Tiberio, ricevuta in dono una triglia di quattro libbre, la mise praticamente all’asta tra i crapuloni dell’Urbe.
Vinse Ottavio che scucì 5.000 sesterzi.
Quanto valevano? non si sa, non ci hanno mandato la governativa macchinetta-trappola per la conversione
sesterzi/euro.
Marziale, nell’epigramma XIII 71 scrive a proposito dei fenicotteri: Le mie penne rosse mi danno il nome, ma
la mia lingua piace ai golosi. E se la mia lingua sapesse parlare ?
Io la tiro per le lunghe e alle ricette non ci siamo ancora arrivati.
Via, eccone una per chiudere il capitolo.

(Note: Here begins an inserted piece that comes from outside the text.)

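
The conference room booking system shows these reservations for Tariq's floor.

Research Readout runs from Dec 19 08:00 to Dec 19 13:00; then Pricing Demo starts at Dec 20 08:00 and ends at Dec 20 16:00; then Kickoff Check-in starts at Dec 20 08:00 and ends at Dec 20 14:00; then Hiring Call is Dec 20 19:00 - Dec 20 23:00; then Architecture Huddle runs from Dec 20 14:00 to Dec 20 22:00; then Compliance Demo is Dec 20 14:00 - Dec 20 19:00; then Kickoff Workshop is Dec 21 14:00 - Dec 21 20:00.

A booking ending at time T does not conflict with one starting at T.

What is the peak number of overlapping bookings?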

Ed appunto vi trascrivo la ricetta per cucinare un fenicottero, caso mai ne aveste comprato qualcuno in più
alla coop. Ci si risente, gente !
Spenna il fenicottero, lavalo, preparalo per la cottura e mettilo in una pentola insieme ad acqua, sale, aneto
e un poco di aceto. A mezza cottura aggiungi – affinché cuocia insieme al resto – un mazzetto di erbe
aromatiche (porro e coriandolo). Poco prima che la cottura sia completa bagna con defrutum che lo colorirà.
Ora pesta in un mortaio pepe, cumino, coriandolo, radice di laserpizio, menta e ruta, aggiungi aceto , dei
datteri e bagna con il suo sugo. Versalo nella stessa pentola e lega la salsa con fecola. Quindi versa sulla
carne e servi.
La stessa ricetta è adatta anche per cucinare pappagalli.